Phenomenal QBs like Tom Brady and Patrick Mahomes are a big reason why teams aren’t as dependent on running backs.
Mahomes has led the Kansas City Chiefs to two Super Bowl titles in the past four years with Isiah Pacheco, a seventh-round pick, and Damien Williams, an undrafted free agent, as the main backs.
Brady once won a Super Bowl when Jonas Gray led the New England Patriots with 412 yards rushing in 2014. Brady and the 2016 Patriots were also the last team to win a championship with a 1,000-yard rusher. LeGarrette Blount, in his second stint with the team after being released, ran for 1,161 yards that season.

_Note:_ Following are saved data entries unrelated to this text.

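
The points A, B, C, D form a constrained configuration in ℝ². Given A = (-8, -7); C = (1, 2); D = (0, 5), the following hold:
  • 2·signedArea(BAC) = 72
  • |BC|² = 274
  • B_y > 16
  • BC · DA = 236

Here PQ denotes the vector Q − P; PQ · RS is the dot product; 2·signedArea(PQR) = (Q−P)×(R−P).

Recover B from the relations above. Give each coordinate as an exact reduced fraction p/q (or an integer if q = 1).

1. B_x = 8  [BC · DA = 236 ∩ 2·signedArea(BAC) = 72]
2. B_y = 17  [BC · DA = 236 ∩ 2·signedArea(BAC) = 72]
   → B = (8, 17)

B = (8, 17)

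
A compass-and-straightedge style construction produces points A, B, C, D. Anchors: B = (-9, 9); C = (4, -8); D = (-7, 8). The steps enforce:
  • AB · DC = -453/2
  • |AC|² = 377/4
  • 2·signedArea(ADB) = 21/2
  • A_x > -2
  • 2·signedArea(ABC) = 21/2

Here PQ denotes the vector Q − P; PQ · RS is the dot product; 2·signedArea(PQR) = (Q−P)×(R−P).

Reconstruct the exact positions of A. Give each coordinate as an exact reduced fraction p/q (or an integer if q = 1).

1. A_x = -3/2  [2·signedArea(ADB) = 21/2 ∩ AB · DC = -453/2]
2. A_y = 0  [2·signedArea(ADB) = 21/2 ∩ AB · DC = -453/2]
   → A = (-3/2, 0)

A = (-3/2, 0)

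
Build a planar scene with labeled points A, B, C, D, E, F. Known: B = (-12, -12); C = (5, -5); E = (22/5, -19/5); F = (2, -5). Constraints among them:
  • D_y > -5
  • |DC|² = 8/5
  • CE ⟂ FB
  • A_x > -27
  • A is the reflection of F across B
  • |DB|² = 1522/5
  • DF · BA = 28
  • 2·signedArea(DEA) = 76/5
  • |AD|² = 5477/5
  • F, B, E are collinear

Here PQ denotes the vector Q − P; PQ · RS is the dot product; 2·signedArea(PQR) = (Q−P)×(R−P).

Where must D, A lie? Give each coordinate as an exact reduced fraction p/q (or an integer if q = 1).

A = (-26, -19)
D = (19/5, -23/5)

1. A_x = -26  [A is the reflection of F across B]
2. A_y = -19  [A is the reflection of F across B]
   → A = (-26, -19)
3. D_x = 19/5  [DF · BA = 28 ∩ 2·signedArea(DEA) = 76/5]
4. D_y = -23/5  [DF · BA = 28 ∩ 2·signedArea(DEA) = 76/5]
   → D = (19/5, -23/5)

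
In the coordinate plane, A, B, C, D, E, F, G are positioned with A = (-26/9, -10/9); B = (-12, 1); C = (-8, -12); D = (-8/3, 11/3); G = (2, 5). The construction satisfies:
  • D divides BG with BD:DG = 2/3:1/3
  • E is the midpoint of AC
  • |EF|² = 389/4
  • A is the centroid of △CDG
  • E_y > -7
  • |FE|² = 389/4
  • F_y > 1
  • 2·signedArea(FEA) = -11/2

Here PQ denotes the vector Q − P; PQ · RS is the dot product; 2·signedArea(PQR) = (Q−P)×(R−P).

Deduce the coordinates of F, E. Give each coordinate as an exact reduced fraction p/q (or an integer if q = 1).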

The 2013 Seattle Seahawks had Marshawn Lynch, who was acquired in a trade with Buffalo. The 2012 Baltimore Ravens had Ray Rice.
Overall, 30 Super Bowl champions had 1,000-yard rushers during the season. The undefeated 1972 Miami Dolphins were the first Super Bowl champion with a 1,000-yard rusher and they had two — Larry Csonka and Mercury Morris.
Over the next 20 seasons, excluding strike-shortened 1981, 16 Super Bowl champions had 1,000-yard rushers, including Franco Harris, John Riggins and Marcus Allen.
Even Joe Montana’s San Francisco had Roger Craig do it twice. John Elway and the Denver Broncos couldn’t win a Super Bowl until Terrell Davis came along.
Times have changed. More teams are having success with a rotation of backs like the Philadelphia Eagles last season.
Star backs like Henry and Christian McCaffrey got big second contracts. Barkley and Jacobs didn’t.
They deserve it, but teams hold all the leverage.